Paris: „Das Rheingold“, Richard Wagner (zweite Besprechung)

Zaghafter Beginn des neuen Pariser „Ring“

Das mit Spannung erwartete „Rheingold“ in der Neuinszenierung von Calixto Bieito als Vorabend des neuen „Ring des Nibelungen“ von Richard Wagner an der Opéra de Bastille Paris geriet einigermaßen enttäuschend. Vielleicht hatte man zu viel erwartet, denn das ursprüngliche Enfant terrible Bieito erweist sich mittlerweile doch als recht zahnloser Visionär. Selten sah man das Erste Bild im Rhein von größerer Langeweile, zumindest, was die Personenregie angeht. Ein wabernder, Wasserbewegungen andeutender Vorhang im Bühnenbild von Rebecca Ringst, unter dem die fast bewegungslosen Rheintöchter in türkisen Tauchanzügen mit Sauerstoffflaschen hervorkommen und sich weitgehend bewegungslos vom heftig verkabelten bedauernswerten Alberich hier und da mal am Zeug flicken lassen. Am Ende seiner Demütigungen durch die Taucherinnen, die ihm gemeinerweise noch die Stirn aufritzen, weint er bitterlich.

© Herwig Prammer

Dass er den im Moment seines Fluches über die Liebe herabfallenden Vorhang wie ein Bühnenarbeiter aufraffen und umständlich zur Seite entsorgen muss – dieser ist wohl das Rheingold, obwohl weiß – ist an Banalität und Phantasielosigkeit nicht zu überbieten. Das macht man normalerweise schnell aus dem Seiten-Off. Dabei war in einem riesigen grauen metallenen Kubus mit unzähligen Löchern hinter dem Vorhang zuvor das Gold geheimnisvoll leuchtend zu erkennen wie auch interessante Einblicke in die Gänge und Zimmer von Walhall. Denn das sollte er dann darstellen, wie das Zweite Bild offenbarte. Die Lichtarbeit von Michael Bauer und die Videos von Sarah Derendinger mit den schimmernden und leicht mysteriösen Videos auf dem Vorhang waren also attraktiv und ließen auf Tiefgründigeres hoffen – immerhin führte ja Calixto Bieito Regie!

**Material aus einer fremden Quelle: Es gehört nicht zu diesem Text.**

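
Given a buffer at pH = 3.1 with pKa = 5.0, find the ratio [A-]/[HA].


[A-]/[HA] = 10^(pH - pKa)
= 10^(3.1 - 5.0)
= 0.0126

0.0126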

Die „Götter“, Menschen unserer Tage mit einem „Feuergott“ Loge, der aussah wie ein LKW-Fahrer mit Baseballkappe ganz in Schwarz, leben nebeneinanderher und lassen die Äpfel rollen wie im letzten Pariser „Ring“ Günther Krämer die Orangen. Der viel zu alt wirkende Wotan Iain Paterson ganz in Schwarz liefert sich mit der attraktiven und viel jüngeren Fricka von Ève-Maud Hubeaux auf dem schwarzen ledernen Canapé Szenen einer Ehe à la Ingmar Bergmann, sogar physisch. Fafner von Mika Kares sieht aus wie ein texanischer Farmer mit Cowboy-Hut und der viel kleinere Fasolt von Kwangchul Youn wie ein Versicherungsberater mit Krawatte. Das wallende Kostüm von Fricka ist hingegen ein absoluter Hingucker. Froh sieht aus wie ein Ersatz-Jesus aus „Ben Hur“ und Donner wie ein Baseball-Spieler. Freia kommt in einer Öljacke daher wie Senta aus dem „Fliegenden Holländer“, bekanntlich immerhin auch von Wagner. Die Kostüme von Ingo Krügler sind also völlig uneinheitlich, zum Teil ansehnlich, zum anderen Teil abstoßend wie das von Mime, der als ultimativer Spießer in kurzer Turnhose, Unterhemd und alten Socken daherkommt.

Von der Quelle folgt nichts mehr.